4. Les questions soumises à la Cour de céans concernent, pêle-mêle, la forme du contrat de travail de l'intimé avec J______ SA, la date de sa conclusion, le devoir de fidélité du travailleur et sa bonne foi puis, cas échéant, la qualification de l'indemnité, sa mesure et la validité de l'allégation et de la preuve d'un éventuel dommage supplémentaire.

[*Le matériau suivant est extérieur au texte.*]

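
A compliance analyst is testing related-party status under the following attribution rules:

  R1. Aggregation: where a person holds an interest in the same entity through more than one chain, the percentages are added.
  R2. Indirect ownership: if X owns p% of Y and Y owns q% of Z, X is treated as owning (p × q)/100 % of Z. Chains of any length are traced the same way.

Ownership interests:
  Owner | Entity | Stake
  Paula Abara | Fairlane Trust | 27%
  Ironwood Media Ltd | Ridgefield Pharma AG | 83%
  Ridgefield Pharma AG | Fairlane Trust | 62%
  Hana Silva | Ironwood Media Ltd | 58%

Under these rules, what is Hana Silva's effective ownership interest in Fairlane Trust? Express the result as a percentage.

29.8468%

Chain via Ironwood Media Ltd → Ridgefield Pharma AG (R2): 58% × 83% × 62% = 29.8468% of Fairlane Trust.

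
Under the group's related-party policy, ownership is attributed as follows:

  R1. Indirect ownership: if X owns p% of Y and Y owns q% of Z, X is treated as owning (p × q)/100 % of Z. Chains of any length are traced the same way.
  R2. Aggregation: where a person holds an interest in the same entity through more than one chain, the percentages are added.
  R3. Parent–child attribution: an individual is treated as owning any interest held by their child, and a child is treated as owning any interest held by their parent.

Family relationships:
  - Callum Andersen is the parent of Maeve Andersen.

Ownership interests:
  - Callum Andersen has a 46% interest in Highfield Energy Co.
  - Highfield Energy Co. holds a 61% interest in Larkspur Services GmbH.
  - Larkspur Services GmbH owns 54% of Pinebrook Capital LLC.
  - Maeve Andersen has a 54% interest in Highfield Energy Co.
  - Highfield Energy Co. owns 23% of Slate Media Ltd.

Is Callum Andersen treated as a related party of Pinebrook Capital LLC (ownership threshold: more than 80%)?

No

By parent–child attribution (R3), Callum Andersen is treated as also owning Maeve Andersen's interest in Highfield Energy Co, giving 46% + 54% = 100%.
Chain via Highfield Energy Co. → Larkspur Services GmbH (R1): 100% × 61% × 54% = 32.94% of Pinebrook Capital LLC.
32.94% does not exceed the 80% threshold, so Callum is not a related party to Pinebrook Capital LLC.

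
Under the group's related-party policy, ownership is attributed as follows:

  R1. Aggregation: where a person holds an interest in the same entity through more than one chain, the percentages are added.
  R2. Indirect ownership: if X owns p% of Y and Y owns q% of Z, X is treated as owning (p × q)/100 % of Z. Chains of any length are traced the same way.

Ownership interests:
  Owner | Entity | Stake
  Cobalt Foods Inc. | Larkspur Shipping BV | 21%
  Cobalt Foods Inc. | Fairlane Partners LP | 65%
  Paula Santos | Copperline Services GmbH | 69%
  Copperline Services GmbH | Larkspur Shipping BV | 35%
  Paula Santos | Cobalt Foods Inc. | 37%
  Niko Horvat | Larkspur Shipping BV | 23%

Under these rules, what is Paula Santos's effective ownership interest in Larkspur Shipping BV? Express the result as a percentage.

Chain via Cobalt Foods Inc. (R2): 37% × 21% = 7.77% of Larkspur Shipping BV.
Chain via Copperline Services GmbH (R2): 69% × 35% = 24.15% of Larkspur Shipping BV.
Aggregating (R1): 7.77% + 24.15% = 31.92%.

31.92%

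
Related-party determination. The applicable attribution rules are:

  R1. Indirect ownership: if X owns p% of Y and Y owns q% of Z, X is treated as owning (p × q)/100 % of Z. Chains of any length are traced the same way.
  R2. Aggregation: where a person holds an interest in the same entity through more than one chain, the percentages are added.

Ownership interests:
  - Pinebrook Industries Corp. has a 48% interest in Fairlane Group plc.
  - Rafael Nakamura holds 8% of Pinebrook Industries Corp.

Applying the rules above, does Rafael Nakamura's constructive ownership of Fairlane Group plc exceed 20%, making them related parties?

Chain via Pinebrook Industries Corp. (R1): 8% × 48% = 3.84% of Fairlane Group plc.
3.84% does not exceed the 20% threshold, so Rafael is not a related party to Fairlane Group plc.

No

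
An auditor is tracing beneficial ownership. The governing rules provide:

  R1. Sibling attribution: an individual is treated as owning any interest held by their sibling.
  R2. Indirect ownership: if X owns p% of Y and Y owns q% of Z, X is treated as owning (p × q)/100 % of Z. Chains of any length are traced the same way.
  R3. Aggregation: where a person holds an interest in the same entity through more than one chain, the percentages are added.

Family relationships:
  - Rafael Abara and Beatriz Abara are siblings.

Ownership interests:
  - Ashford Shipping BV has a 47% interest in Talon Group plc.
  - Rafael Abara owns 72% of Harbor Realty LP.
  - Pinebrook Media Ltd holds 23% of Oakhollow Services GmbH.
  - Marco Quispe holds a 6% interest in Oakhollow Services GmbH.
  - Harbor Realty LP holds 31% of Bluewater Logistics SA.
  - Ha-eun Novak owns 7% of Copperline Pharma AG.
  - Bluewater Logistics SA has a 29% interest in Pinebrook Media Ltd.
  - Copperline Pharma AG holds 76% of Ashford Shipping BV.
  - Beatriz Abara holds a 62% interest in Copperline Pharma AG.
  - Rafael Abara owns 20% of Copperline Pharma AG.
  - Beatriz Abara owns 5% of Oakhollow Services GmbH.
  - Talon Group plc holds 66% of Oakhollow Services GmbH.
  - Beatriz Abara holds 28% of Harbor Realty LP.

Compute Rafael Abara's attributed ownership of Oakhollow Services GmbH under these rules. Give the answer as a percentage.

26.399364%

By sibling attribution (R1), Rafael Abara is treated as also owning Beatriz Abara's interest in Harbor Realty LP, giving 72% + 28% = 100%.
By sibling attribution (R1), Rafael Abara is treated as also owning Beatriz Abara's interest in Copperline Pharma AG, giving 20% + 62% = 82%.
By sibling attribution (R1), Rafael Abara is treated as owning Beatriz Abara's 5% interest in Oakhollow Services GmbH.
Chain via Harbor Realty LP → Bluewater Logistics SA → Pinebrook Media Ltd (R2): 100% × 31% × 29% × 23% = 2.0677% of Oakhollow Services GmbH.
Chain via Copperline Pharma AG → Ashford Shipping BV → Talon Group plc (R2): 82% × 76% × 47% × 66% = 19.331664% of Oakhollow Services GmbH.
Direct interest in Oakhollow Services GmbH: 5%.
Aggregating (R3): 2.0677% + 19.331664% + 5% = 26.399364%.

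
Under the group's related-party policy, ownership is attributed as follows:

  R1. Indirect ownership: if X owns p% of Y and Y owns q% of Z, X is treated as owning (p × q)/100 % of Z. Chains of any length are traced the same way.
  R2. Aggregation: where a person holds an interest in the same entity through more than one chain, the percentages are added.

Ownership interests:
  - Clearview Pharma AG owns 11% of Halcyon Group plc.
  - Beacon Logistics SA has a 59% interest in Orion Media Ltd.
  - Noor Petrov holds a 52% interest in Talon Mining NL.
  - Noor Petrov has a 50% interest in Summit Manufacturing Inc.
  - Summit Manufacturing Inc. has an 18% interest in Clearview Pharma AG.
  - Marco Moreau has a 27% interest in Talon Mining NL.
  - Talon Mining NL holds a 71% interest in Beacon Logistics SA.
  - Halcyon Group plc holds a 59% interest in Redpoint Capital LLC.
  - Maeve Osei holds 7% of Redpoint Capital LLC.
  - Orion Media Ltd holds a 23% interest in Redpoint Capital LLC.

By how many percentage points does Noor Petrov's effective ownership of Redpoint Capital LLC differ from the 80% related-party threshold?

74.405856

Chain via Summit Manufacturing Inc. → Clearview Pharma AG → Halcyon Group plc (R1): 50% × 18% × 11% × 59% = 0.5841% of Redpoint Capital LLC.
Chain via Talon Mining NL → Beacon Logistics SA → Orion Media Ltd (R1): 52% × 71% × 59% × 23% = 5.010044% of Redpoint Capital LLC.
Aggregating (R2): 0.5841% + 5.010044% = 5.594144%.
5.594144% falls short of the 80% threshold by 74.405856 percentage points.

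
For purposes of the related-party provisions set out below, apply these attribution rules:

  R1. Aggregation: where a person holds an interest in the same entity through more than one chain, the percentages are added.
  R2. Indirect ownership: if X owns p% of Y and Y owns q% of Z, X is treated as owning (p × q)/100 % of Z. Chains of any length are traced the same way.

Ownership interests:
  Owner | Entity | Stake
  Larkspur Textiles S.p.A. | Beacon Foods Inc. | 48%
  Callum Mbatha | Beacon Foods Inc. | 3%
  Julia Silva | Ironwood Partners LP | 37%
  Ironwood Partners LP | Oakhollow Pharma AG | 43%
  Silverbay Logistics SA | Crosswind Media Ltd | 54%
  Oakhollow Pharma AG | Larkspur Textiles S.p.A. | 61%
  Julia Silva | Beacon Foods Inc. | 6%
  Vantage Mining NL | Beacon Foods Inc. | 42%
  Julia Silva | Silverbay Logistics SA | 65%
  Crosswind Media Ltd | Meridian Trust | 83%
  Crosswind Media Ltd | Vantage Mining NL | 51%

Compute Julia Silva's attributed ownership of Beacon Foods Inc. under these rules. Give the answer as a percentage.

18.176868%

Chain via Silverbay Logistics SA → Crosswind Media Ltd → Vantage Mining NL (R2): 65% × 54% × 51% × 42% = 7.51842% of Beacon Foods Inc.
Chain via Ironwood Partners LP → Oakhollow Pharma AG → Larkspur Textiles S.p.A. (R2): 37% × 43% × 61% × 48% = 4.658448% of Beacon Foods Inc.
Direct interest in Beacon Foods Inc: 6%.
Aggregating (R1): 7.51842% + 4.658448% + 6% = 18.176868%.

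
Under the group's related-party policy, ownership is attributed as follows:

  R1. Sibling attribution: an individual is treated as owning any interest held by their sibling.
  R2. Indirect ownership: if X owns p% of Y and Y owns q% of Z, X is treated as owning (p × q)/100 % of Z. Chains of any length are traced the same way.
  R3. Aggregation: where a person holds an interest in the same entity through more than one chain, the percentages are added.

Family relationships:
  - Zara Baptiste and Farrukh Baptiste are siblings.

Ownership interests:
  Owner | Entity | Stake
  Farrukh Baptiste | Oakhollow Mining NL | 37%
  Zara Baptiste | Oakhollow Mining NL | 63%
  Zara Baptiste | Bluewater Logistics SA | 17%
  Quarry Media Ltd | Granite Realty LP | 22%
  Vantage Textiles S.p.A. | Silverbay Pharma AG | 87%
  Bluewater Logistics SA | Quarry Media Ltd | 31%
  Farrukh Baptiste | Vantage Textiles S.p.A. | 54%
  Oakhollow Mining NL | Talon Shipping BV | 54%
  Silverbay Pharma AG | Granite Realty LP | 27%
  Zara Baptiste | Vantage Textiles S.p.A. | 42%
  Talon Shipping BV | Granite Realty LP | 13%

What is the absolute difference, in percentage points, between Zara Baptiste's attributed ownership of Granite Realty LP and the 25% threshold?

5.7298

By sibling attribution (R1), Zara Baptiste is treated as also owning Farrukh Baptiste's interest in Oakhollow Mining NL, giving 63% + 37% = 100%.
By sibling attribution (R1), Zara Baptiste is treated as also owning Farrukh Baptiste's interest in Vantage Textiles S.p.A, giving 42% + 54% = 96%.
Chain via Oakhollow Mining NL → Talon Shipping BV (R2): 100% × 54% × 13% = 7.02% of Granite Realty LP.
Chain via Vantage Textiles S.p.A. → Silverbay Pharma AG (R2): 96% × 87% × 27% = 22.5504% of Granite Realty LP.
Chain via Bluewater Logistics SA → Quarry Media Ltd (R2): 17% × 31% × 22% = 1.1594% of Granite Realty LP.
Aggregating (R3): 7.02% + 22.5504% + 1.1594% = 30.7298%.
30.7298% exceeds the 25% threshold by 5.7298 percentage points.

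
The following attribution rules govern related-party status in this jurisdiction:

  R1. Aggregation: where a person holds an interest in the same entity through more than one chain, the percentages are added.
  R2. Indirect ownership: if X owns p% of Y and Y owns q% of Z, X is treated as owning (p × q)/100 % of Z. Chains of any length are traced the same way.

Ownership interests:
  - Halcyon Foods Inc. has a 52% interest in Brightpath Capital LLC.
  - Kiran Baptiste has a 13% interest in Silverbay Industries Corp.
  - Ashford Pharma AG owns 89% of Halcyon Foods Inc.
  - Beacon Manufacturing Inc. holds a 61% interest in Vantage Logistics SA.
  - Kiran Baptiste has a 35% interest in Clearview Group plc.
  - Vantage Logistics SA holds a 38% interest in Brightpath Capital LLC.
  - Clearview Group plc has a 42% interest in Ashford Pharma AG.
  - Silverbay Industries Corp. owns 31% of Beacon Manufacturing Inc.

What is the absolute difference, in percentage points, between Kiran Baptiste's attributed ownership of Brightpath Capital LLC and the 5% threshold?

2.737314

Chain via Clearview Group plc → Ashford Pharma AG → Halcyon Foods Inc. (R2): 35% × 42% × 89% × 52% = 6.80316% of Brightpath Capital LLC.
Chain via Silverbay Industries Corp. → Beacon Manufacturing Inc. → Vantage Logistics SA (R2): 13% × 31% × 61% × 38% = 0.934154% of Brightpath Capital LLC.
Aggregating (R1): 6.80316% + 0.934154% = 7.737314%.
7.737314% exceeds the 5% threshold by 2.737314 percentage points.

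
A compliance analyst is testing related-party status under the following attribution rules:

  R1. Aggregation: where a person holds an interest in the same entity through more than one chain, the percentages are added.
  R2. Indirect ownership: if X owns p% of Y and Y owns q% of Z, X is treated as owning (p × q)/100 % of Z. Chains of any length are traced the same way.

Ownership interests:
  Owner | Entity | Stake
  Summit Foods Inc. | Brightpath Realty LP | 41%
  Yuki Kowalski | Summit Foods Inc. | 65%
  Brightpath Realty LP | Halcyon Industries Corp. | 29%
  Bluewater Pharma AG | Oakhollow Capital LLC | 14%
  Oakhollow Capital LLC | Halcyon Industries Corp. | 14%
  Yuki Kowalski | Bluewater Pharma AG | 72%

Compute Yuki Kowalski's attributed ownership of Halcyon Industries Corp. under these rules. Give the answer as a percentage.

9.1397%

Chain via Bluewater Pharma AG → Oakhollow Capital LLC (R2): 72% × 14% × 14% = 1.4112% of Halcyon Industries Corp.
Chain via Summit Foods Inc. → Brightpath Realty LP (R2): 65% × 41% × 29% = 7.7285% of Halcyon Industries Corp.
Aggregating (R1): 1.4112% + 7.7285% = 9.1397%.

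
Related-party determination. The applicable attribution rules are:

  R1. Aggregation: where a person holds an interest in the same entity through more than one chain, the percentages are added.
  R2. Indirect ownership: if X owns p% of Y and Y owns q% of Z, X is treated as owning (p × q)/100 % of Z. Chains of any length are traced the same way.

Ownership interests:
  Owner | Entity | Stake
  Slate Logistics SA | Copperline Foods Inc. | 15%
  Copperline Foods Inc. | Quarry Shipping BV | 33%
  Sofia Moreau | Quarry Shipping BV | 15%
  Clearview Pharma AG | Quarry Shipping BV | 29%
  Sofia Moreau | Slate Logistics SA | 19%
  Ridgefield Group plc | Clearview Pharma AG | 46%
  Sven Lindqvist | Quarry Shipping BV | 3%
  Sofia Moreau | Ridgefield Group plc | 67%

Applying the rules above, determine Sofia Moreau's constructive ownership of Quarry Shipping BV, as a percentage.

Chain via Ridgefield Group plc → Clearview Pharma AG (R2): 67% × 46% × 29% = 8.9378% of Quarry Shipping BV.
Chain via Slate Logistics SA → Copperline Foods Inc. (R2): 19% × 15% × 33% = 0.9405% of Quarry Shipping BV.
Direct interest in Quarry Shipping BV: 15%.
Aggregating (R1): 8.9378% + 0.9405% + 15% = 24.8783%.

24.8783%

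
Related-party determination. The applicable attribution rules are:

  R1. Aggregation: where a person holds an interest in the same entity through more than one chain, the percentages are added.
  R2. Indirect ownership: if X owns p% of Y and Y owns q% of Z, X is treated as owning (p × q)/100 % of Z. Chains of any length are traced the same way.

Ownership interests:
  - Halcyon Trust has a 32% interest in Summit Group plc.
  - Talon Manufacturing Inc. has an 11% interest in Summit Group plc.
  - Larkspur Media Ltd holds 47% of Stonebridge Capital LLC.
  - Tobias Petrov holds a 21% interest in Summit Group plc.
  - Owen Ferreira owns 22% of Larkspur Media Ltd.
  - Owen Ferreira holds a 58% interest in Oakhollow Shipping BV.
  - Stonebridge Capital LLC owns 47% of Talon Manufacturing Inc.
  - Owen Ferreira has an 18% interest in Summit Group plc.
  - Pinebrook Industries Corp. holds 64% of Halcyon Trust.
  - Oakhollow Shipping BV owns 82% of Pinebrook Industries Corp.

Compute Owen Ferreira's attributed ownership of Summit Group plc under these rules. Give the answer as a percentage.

28.274866%

Chain via Larkspur Media Ltd → Stonebridge Capital LLC → Talon Manufacturing Inc. (R2): 22% × 47% × 47% × 11% = 0.534578% of Summit Group plc.
Chain via Oakhollow Shipping BV → Pinebrook Industries Corp. → Halcyon Trust (R2): 58% × 82% × 64% × 32% = 9.740288% of Summit Group plc.
Direct interest in Summit Group plc: 18%.
Aggregating (R1): 0.534578% + 9.740288% + 18% = 28.274866%.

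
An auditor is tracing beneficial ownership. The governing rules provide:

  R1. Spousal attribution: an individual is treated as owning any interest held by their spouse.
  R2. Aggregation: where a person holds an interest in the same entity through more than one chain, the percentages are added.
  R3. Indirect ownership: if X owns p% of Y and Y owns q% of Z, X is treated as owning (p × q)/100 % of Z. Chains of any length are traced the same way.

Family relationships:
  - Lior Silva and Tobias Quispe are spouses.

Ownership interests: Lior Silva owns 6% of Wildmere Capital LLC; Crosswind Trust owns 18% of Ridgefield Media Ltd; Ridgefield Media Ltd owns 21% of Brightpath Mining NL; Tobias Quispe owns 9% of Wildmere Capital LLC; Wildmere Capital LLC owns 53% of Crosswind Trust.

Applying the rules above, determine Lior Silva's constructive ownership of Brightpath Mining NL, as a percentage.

By spousal attribution (R1), Lior Silva is treated as also owning Tobias Quispe's interest in Wildmere Capital LLC, giving 6% + 9% = 15%.
Chain via Wildmere Capital LLC → Crosswind Trust → Ridgefield Media Ltd (R3): 15% × 53% × 18% × 21% = 0.30051% of Brightpath Mining NL.

0.30051%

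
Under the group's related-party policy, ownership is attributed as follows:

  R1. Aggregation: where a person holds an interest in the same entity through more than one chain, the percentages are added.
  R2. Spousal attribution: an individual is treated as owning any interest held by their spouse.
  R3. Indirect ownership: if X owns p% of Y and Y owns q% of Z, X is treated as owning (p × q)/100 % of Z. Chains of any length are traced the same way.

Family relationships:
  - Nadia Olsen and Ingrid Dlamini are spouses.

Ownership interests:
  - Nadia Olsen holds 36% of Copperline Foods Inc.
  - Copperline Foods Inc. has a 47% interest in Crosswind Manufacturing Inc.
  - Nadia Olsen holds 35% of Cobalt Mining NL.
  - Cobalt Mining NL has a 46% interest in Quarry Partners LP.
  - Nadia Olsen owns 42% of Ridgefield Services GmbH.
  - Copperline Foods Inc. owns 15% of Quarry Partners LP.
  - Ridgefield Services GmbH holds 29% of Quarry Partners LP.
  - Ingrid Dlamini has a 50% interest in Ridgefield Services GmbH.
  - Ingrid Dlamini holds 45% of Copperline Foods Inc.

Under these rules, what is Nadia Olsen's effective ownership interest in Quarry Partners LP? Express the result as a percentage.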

4.1.1 En vertu de l'art. 320 al. 1 CO, sauf disposition contraire de la loi, le contrat individuel de travail n'est soumis à aucune forme spéciale. L'art. 1 al. 1 CO prévoit par ailleurs que "le contrat est parfait lorsque les parties ont, réciproquement et d'une manière concordante, manifesté leur volonté", cette manifestation de volonté pouvant être expresse ou tacite (al. 2).

4.1.2 En l'espèce, il y a lieu de retenir, d'une part, que le contrat passé entre l'intimé et J______ SA ne prévoyait pas la forme écrite et, d'autre part, qu'il a été signé par le nouvel employeur le 15 décembre 2007 et qu'il était entendu que l'intimé commencerait son activité le 1er janvier 2008. L'administrateur de J______ SA a encore ajouté devant les premiers juges qu'il avait obtenu confirmation de la banque que l'intimé pourrait poursuivre son travail par leur intermédiaire et qu'il ne se souvenait plus de la date exacte de la signature de l'intimé, à "fin 2007 ou janvier 2008". Il ressort aussi de la procédure que personne n'a allégué l'existence de pourparlers après la signature de l'exemplaire du nouvel employeur et sa remise en mains propres à l'intimé.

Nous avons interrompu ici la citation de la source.